A man from Mission, Texas, dragged his helpless female German shepherd dog behind his motorized scooter for two whole blocks to the horror of his neighborhood. A local woman happened to be driving past at the same time; she caught the horrendous act of animal cruelty on camera.
Melissa Torrez was leaving her home when she spotted Mario Cardona, 61, dragging his dog behind his scooter. She bravely confronted him. At the sight of the dog being hauled along the rough sidewalk on her side, padding at the concrete in an attempt to regain her footing, Melissa whipped out her mobile phone and began filming.
But Cardona kept going. He shouted across to the young woman to “mind my own business,” Melissa said. “It’s his dog, he can do whatever he wants.”
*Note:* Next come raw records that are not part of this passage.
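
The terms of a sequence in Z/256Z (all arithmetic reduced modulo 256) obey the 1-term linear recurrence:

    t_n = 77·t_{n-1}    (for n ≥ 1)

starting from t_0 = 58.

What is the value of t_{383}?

34

t_1 = 77·58 = 114
t_2 = 77·114 = 74
t_3 = 77·74 = 66
t_4 = 77·66 = 218
t_5 = 77·218 = 146
t_6 = 77·146 = 234
t_7 = 77·234 = 98
t_8 = 77·98 = 122
t_9 = 77·122 = 178
t_10 = 77·178 = 138
t_11 = 77·138 = 130
t_12 = 77·130 = 26
t_13 = 77·26 = 210
t_14 = 77·210 = 42
t_15 = 77·42 = 162
t_16 = 77·162 = 186
t_17 = 77·186 = 242
t_18 = 77·242 = 202
t_19 = 77·202 = 194
t_20 = 77·194 = 90
t_21 = 77·90 = 18
t_22 = 77·18 = 106
t_23 = 77·106 = 226
t_24 = 77·226 = 250
t_25 = 77·250 = 50
t_26 = 77·50 = 10
t_27 = 77·10 = 2
t_28 = 77·2 = 154
t_29 = 77·154 = 82
t_30 = 77·82 = 170
t_31 = 77·170 = 34
t_32 = 77·34 = 58
(t_32) = (58) = (t_0), so the sequence has period 32.
383 ≡ 31 (mod 32), hence t_383 = t_31 = 34.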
A distraught Veronica Torrez, Melissa’s mother, was deeply affected by the troubling footage. “All I see when I close my eyes is her little face,” she shared, “trying to gasp for air. So helpless!”
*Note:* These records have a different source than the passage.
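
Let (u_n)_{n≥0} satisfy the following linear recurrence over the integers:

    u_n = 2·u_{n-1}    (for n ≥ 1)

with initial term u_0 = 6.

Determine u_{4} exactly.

u_1 = 2·6 = 12
u_2 = 2·12 = 24
u_3 = 2·24 = 48
u_4 = 2·48 = 96

96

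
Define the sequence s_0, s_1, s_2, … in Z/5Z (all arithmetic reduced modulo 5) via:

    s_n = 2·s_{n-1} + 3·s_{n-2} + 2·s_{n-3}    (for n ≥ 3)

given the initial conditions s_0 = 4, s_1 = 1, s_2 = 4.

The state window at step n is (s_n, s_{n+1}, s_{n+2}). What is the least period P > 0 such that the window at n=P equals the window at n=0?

124

n=0: window = (4, 1, 4)
n=1: window = (1, 4, 4)
n=2: window = (4, 4, 2)
n=3: window = (4, 2, 4)
n=4: window = (2, 4, 2)
n=5: window = (4, 2, 0)
n=6: window = (2, 0, 4)
n=7: window = (0, 4, 2)
n=8: window = (4, 2, 1)
n=9: window = (2, 1, 1)
n=10: window = (1, 1, 4)
n=11: window = (1, 4, 3)
n=12: window = (4, 3, 0)
n=13: window = (3, 0, 2)
n=14: window = (0, 2, 0)
n=15: window = (2, 0, 1)
n=16: window = (0, 1, 1)
n=17: window = (1, 1, 0)
n=18: window = (1, 0, 0)
n=19: window = (0, 0, 2)
n=20: window = (0, 2, 4)
n=21: window = (2, 4, 4)
n=22: window = (4, 4, 4)
n=23: window = (4, 4, 3)
n=24: window = (4, 3, 1)
n=25: window = (3, 1, 4)
n=26: window = (1, 4, 2)
n=27: window = (4, 2, 3)
n=28: window = (2, 3, 0)
n=29: window = (3, 0, 3)
n=30: window = (0, 3, 2)
n=31: window = (3, 2, 3)
n=32: window = (2, 3, 3)
n=33: window = (3, 3, 4)
n=34: window = (3, 4, 3)
n=35: window = (4, 3, 4)
n=36: window = (3, 4, 0)
n=37: window = (4, 0, 3)
n=38: window = (0, 3, 4)
n=39: window = (3, 4, 2)
n=40: window = (4, 2, 2)
…
n=122: window = (4, 0, 4)
n=123: window = (0, 4, 1)
n=124: window = (4, 1, 4)
window at n=124 equals window at n=0 → period = 124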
“I wanted to do all those things,” she admitted, “but I had to think with my mind and not my emotions.”
Veronica was overwhelmingly proud of her daughter’s actions. “I’m so proud of Melissa, that she exposed him in this way,” she shared, “that she actually confronted him. A lot of people just turn away,” Veronica continued, “they just pretend like they didn’t see.”
Others hailed Melissa as a hero for calling the cops and exposing Cardona on social media. The video footage quickly went viral, proving that for every public act of animal cruelty, there are thousands who will stand against it; here’s hoping Melissa’s gumption catches on.
Hundreds of calls from concerned residents to the Mission police station provoked them into swift action against the animal cruelty complaint. Cardona was charged with a Class A misdemeanor, and a judge set his bond at $10,000. “We had the welfare of the dog to be concerned about,” Lt. Tittle said. “We had to nip it in the bud.”
G2 was taken into Animal Control’s custody the same day that Cardona was arrested. Immediate reports claimed that the German shepherd was healthy and doing well. But the best news? The dog was quickly adopted by “self-styled cowboy priest” Father Roy Snipes of Our Lady of Guadalupe Catholic Church in Mission.
To mark a new beginning, Snipes gave the dog a new name, “Ceniza,” and even planned to bring the pup into mass to meet his congregation.